We have a native type pony, approx 14hh, and are having problems finding a saddle to fit. She has no withers and is totally flat backed.

Have tried treeless - it constantly slipped around her.

Have tried wide and extra wide and extra extra wide fitting saddles. The first were too tight across the shoulder. The widest still sat far too high over the wither area and again, slipped around her.

Have also tried a Wintec/Bates with the changeable gullets - the widest gullet didn't even come close to fitting. She is off the scale of their template.

Although I prefer leather saddles, am now considering buying a secondhand synthetic cob type saddle with the four girthing straps (to aid with the saddle slipping problem) and the three changeable (shades of purple/pink) gullet system.

Can anyone advise if I am going in the right direction with this type of saddle for her?

If you have any recommendations or advice, please advise.

Thanks.


----------



## sbloom (2 July 2012)

The reason those saddles aren't working could be numerous - as you know width at the points is only a tiny part of the story.  You need a flat seat and tree from front to back, or at least a flat deepest part - anything too curvy may rock from forwards to back, or may slip sideways.  The panels must be flat and semi-close contact, and the tree may need to have more of an upside down U than the V that most saddles are.

There are leather brands out there that are specially made for natives and cobs.


----------



## Gleeful Imp (3 July 2012)

I had exactly the same problem!

In the end I had a saddle made to measure exactly as sbloom describes. Cost an arm and a leg, 9 months on cob has lost some serious weight, muscled up and saddle is sitting in garage!


----------



## sbloom (3 July 2012)

I fit for a brand that does off the peg saddles especially for wide natives and cobs, they do exist, and it means you can buy from stock and be protected by the distance selling rules.  Somehow custom saddles often seem to be "too exact" a fit and just dont' offer the adjustability that an off the peg saddle can, though of course all horses can change, and sometimes to the extent they need a different tree.

Some of the bigger general brands have trees and models that are supposed to work well for natives and cobs and many people find success with them (so worth checking out) but I do see a lot of perched "cob" saddles, and general saddles that are to curved.


----------



## Mystified (3 July 2012)

Hi SBloom - can you PM where you are what saddles you fit as I am in exactly the same position with my daughters Arab x.

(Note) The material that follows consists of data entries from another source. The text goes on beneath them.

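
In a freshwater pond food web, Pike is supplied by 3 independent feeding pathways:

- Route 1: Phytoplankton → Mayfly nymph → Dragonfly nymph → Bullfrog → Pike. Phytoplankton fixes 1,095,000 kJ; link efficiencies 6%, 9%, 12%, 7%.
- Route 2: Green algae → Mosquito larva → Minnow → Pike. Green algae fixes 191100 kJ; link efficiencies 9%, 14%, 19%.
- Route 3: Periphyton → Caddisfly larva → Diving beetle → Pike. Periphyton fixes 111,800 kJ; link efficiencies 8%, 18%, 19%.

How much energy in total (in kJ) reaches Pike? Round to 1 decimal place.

Route 1: 1095000 × 0.06 × 0.09 × 0.12 × 0.07 = 49.6692 kJ
Route 2: 191100 × 0.09 × 0.14 × 0.19 = 457.4934 kJ
Route 3: 111800 × 0.08 × 0.18 × 0.19 = 305.8848 kJ
Total at Pike: 49.6692 + 457.4934 + 305.8848 = 813.0474 kJ

813.0 kJ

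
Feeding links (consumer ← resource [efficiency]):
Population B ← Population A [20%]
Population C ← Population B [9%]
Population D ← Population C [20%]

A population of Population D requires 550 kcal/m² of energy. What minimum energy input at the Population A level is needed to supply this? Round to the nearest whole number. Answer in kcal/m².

Cumulative transfer efficiency: 0.2 × 0.09 × 0.2 = 0.0036
Population A energy = 550 / 0.0036 = 152778 kcal/m²

152778 kcal/m²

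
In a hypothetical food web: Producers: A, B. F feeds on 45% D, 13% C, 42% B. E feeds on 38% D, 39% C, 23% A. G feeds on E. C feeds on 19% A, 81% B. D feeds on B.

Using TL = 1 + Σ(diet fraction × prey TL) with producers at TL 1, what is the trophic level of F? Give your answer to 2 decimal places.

C: 1 + (0.19×1 + 0.81×1) = 2
D: 1 + 1 = 2
E: 1 + (0.38×2 + 0.39×2 + 0.23×1) = 2.77
F: 1 + (0.45×2 + 0.13×2 + 0.42×1) = 2.58
G: 1 + 2.77 = 3.77

2.58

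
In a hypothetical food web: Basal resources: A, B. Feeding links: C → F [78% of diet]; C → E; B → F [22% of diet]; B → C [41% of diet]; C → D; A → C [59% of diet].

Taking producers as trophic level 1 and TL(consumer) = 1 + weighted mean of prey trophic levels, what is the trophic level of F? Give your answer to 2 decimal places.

2.78

C: 1 + (0.59×1 + 0.41×1) = 2
D: 1 + 2 = 3
E: 1 + 2 = 3
F: 1 + (0.78×2 + 0.22×1) = 2.78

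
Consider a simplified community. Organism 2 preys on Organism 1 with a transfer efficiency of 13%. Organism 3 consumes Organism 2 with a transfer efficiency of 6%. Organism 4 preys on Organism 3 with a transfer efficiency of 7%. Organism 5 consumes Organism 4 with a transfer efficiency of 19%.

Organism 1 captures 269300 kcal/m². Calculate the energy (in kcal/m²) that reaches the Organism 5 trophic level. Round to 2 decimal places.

27.94 kcal/m²

Organism 2: 269300 × 0.13 = 35009 kcal/m²
Organism 3: 35009 × 0.06 = 2100.54 kcal/m²
Organism 4: 2100.54 × 0.07 = 147.0378 kcal/m²
Organism 5: 147.0378 × 0.19 = 27.937182 kcal/m²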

Currently got a Thorowgood COB GP which I had saddler out to check fit a couple of weeks ago took it away and reflocked but still slips to the right.


----------



## Highlands (12 July 2012)

Native pony saddle, ideal highland and cob tree or an Arabain saddles


----------



## Nari (13 July 2012)

The saddler & I tried loads of different saddles on my very flat & wide welsh cob, including many designed for cobs & natives, & the only one that fitted him was the Ideal H&C. Despite him changing shape & weight quite a lot over the 3 years he's had it it still fits well (had a few tweaks to the flocking, but nothing major) & is also a very comfortable saddle to ride in. Leather, & while not the cheapest there are certainly far more expensive saddles out there.


----------



## sbloom (13 July 2012)

I fit Native Pony and Phoenix saddles, will pm you as well.


----------